Anyone who has seen a brown huntsman bolt across a wall will recognise their speed, and a new preprint study suggests those instincts are correct. The paper, published on bioRxiv and yet to be peer-reviewed, analysed the running speeds of many spider species and highlights the brown huntsman as particularly swift. The huntsman is a common sight across eastern Australia and is regularly found in homes, and the article notes they are harmless to humans.

According to ABC News, the study combined new experiments and past research to analyse 258 species of spiders. The preprint reports huntsman spiders can reach 3.59 metres per second, a top speed measured over very short periods. The paper’s authors caution the work is a preprint and further peer review is pending.

The UK and German research team carried out live experiments on 162 species, collecting most specimens from around England and Germany and sourcing some international species from pet stores. Spiders were placed in a box with grid paper on the bottom and recorded from above with a high-speed camera; a paintbrush or other blunt object was used to trigger running and capture speeds.

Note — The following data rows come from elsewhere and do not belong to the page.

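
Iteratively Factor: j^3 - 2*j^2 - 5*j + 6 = (j - 3)*(j^2 + j - 2) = (j - 3)*(j - 1)*(j + 2)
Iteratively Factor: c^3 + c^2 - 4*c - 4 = (c + 1)*(c^2 - 4) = (c - 2)*(c + 1)*(c + 2)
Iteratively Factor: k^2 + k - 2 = (k + 2)*(k - 1)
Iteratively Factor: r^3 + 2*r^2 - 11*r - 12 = (r + 1)*(r^2 + r - 12) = (r + 1)*(r + 4)*(r - 3)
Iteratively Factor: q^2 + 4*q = (q + 4)*(q)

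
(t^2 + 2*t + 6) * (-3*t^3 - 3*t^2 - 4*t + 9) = -3*t^5 - 9*t^4 - 28*t^3 - 17*t^2 - 6*t + 54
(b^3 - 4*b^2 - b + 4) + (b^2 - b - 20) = b^3 - 3*b^2 - 2*b - 16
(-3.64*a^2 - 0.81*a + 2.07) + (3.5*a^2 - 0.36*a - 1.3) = -0.14*a^2 - 1.17*a + 0.77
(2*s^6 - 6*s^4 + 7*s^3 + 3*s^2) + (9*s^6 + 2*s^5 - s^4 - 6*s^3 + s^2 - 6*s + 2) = 11*s^6 + 2*s^5 - 7*s^4 + s^3 + 4*s^2 - 6*s + 2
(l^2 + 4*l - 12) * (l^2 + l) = l^4 + 5*l^3 - 8*l^2 - 12*l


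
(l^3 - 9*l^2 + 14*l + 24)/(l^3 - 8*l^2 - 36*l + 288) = (l^2 - 3*l - 4)/(l^2 - 2*l - 48)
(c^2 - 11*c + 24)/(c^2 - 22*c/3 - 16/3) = 3*(c - 3)/(3*c + 2)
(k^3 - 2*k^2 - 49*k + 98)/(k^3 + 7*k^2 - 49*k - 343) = (k - 2)/(k + 7)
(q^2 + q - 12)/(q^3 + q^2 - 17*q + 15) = (q + 4)/(q^2 + 4*q - 5)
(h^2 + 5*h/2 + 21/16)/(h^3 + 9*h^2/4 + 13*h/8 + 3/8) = (4*h + 7)/(2*(2*h^2 + 3*h + 1))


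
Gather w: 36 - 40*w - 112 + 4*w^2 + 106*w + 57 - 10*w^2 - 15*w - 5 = -6*w^2 + 51*w - 24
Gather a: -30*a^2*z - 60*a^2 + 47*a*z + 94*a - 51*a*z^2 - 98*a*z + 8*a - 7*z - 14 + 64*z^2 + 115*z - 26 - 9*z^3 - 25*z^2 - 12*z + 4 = a^2*(-30*z - 60) + a*(-51*z^2 - 51*z + 102) - 9*z^3 + 39*z^2 + 96*z - 36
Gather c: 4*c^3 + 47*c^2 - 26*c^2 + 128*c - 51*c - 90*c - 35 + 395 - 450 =4*c^3 + 21*c^2 - 13*c - 90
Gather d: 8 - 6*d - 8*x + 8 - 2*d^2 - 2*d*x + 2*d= -2*d^2 + d*(-2*x - 4) - 8*x + 16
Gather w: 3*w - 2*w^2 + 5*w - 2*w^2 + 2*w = -4*w^2 + 10*w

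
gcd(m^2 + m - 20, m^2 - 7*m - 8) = 1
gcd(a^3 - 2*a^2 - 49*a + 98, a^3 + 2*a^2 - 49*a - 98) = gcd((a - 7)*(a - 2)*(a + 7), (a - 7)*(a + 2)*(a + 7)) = a^2 - 49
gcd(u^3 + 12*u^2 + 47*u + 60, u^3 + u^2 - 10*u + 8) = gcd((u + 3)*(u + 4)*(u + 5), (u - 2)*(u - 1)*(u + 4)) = u + 4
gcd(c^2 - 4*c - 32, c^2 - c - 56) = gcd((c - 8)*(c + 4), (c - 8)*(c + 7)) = c - 8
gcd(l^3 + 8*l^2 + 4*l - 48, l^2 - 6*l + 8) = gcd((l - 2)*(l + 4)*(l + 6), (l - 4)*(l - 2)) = l - 2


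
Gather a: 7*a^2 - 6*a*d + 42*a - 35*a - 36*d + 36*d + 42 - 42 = 7*a^2 + a*(7 - 6*d)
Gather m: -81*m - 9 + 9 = -81*m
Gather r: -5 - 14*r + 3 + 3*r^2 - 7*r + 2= 3*r^2 - 21*r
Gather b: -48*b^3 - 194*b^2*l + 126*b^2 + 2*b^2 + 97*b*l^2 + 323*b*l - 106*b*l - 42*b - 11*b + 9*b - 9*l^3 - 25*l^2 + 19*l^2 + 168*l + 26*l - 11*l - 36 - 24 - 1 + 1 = -48*b^3 + b^2*(128 - 194*l) + b*(97*l^2 + 217*l - 44) - 9*l^3 - 6*l^2 + 183*l - 60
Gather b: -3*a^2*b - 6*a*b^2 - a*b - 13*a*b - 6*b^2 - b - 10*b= b^2*(-6*a - 6) + b*(-3*a^2 - 14*a - 11)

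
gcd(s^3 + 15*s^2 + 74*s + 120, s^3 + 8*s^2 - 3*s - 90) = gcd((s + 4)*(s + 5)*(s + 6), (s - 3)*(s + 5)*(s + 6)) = s^2 + 11*s + 30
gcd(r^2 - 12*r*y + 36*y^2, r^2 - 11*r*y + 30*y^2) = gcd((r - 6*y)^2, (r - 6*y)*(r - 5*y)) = -r + 6*y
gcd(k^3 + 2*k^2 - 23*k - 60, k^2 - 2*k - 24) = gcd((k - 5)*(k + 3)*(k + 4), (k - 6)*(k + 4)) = k + 4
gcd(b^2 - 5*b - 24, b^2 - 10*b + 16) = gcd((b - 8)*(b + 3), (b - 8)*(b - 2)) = b - 8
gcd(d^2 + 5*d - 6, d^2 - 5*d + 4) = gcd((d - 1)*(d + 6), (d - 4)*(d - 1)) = d - 1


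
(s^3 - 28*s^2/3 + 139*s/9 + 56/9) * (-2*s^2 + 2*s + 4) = -2*s^5 + 62*s^4/3 - 410*s^3/9 - 170*s^2/9 + 668*s/9 + 224/9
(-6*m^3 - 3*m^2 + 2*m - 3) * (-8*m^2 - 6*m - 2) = 48*m^5 + 60*m^4 + 14*m^3 + 18*m^2 + 14*m + 6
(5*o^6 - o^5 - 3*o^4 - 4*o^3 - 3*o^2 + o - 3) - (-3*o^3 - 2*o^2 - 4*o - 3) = 5*o^6 - o^5 - 3*o^4 - o^3 - o^2 + 5*o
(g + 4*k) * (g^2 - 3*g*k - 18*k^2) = g^3 + g^2*k - 30*g*k^2 - 72*k^3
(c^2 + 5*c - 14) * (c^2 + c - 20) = c^4 + 6*c^3 - 29*c^2 - 114*c + 280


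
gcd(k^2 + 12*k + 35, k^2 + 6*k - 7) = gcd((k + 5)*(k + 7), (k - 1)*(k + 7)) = k + 7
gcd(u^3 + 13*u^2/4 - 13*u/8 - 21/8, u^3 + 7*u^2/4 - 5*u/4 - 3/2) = u^2 - u/4 - 3/4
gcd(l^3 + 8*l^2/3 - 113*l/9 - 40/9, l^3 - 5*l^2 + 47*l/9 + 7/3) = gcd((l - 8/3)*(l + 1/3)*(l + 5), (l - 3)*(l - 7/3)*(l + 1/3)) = l + 1/3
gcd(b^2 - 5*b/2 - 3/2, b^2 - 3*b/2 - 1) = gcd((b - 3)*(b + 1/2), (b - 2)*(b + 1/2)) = b + 1/2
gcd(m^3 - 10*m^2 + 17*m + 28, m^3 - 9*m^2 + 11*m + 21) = m^2 - 6*m - 7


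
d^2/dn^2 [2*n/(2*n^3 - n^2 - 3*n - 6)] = 4*(-n*(-6*n^2 + 2*n + 3)^2 + (-6*n^2 - n*(6*n - 1) + 2*n + 3)*(-2*n^3 + n^2 + 3*n + 6))/(-2*n^3 + n^2 + 3*n + 6)^3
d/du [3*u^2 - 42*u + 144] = 6*u - 42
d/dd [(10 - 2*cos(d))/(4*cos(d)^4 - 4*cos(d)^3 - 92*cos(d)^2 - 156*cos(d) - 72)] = (-3*cos(d)^3 + 25*cos(d)^2 - 17*cos(d) - 213)*sin(d)/(2*(cos(d) - 6)^2*(cos(d) + 1)^3*(cos(d) + 3)^2)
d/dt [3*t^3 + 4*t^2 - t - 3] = 9*t^2 + 8*t - 1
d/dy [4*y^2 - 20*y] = 8*y - 20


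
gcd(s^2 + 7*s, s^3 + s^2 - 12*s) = s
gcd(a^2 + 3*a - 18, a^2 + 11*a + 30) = a + 6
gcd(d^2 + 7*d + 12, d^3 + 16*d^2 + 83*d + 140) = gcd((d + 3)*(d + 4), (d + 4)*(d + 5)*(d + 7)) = d + 4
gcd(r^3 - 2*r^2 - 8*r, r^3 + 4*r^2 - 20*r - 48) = r^2 - 2*r - 8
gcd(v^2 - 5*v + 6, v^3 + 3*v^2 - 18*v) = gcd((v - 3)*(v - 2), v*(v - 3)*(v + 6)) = v - 3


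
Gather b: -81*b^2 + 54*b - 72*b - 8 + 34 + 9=-81*b^2 - 18*b + 35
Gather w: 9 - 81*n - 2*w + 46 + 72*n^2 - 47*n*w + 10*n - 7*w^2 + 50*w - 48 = 72*n^2 - 71*n - 7*w^2 + w*(48 - 47*n) + 7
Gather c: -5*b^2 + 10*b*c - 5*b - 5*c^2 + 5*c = -5*b^2 - 5*b - 5*c^2 + c*(10*b + 5)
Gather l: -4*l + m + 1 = -4*l + m + 1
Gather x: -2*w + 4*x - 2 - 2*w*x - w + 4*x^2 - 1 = -3*w + 4*x^2 + x*(4 - 2*w) - 3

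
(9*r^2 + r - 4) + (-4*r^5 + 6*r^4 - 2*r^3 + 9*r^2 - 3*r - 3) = -4*r^5 + 6*r^4 - 2*r^3 + 18*r^2 - 2*r - 7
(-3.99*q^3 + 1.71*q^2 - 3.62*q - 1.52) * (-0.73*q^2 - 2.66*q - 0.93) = 2.9127*q^5 + 9.3651*q^4 + 1.8047*q^3 + 9.1485*q^2 + 7.4098*q + 1.4136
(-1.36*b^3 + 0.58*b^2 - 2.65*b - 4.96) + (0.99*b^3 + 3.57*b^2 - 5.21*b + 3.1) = -0.37*b^3 + 4.15*b^2 - 7.86*b - 1.86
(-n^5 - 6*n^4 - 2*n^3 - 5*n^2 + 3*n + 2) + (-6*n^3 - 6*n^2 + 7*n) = -n^5 - 6*n^4 - 8*n^3 - 11*n^2 + 10*n + 2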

That new dataset was compared with speed data from a further 96 species gathered from earlier research, including data from Dr Christofer Clemente’s 2021 work.

The study suggests the huntsman’s medium size and relatively long legs give it an advantage over both much smaller and much larger spiders. The article reports the huntsman measured had a mass of about 1 milligram and outpaced smaller species such as the money spider Maso sundevalli as well as much heavier species like the salmon pink bird eater (Lasiodora parahybana), reported at about 51 grams. Dr Clemente’s earlier investigations into spider locomotion and the hydraulics of leg extension helped inform comparisons, and he and the study authors note further work — including species identification with DNA testing and broader sampling — could reveal other very fast spiders or clarify exactly which huntsman species was recorded.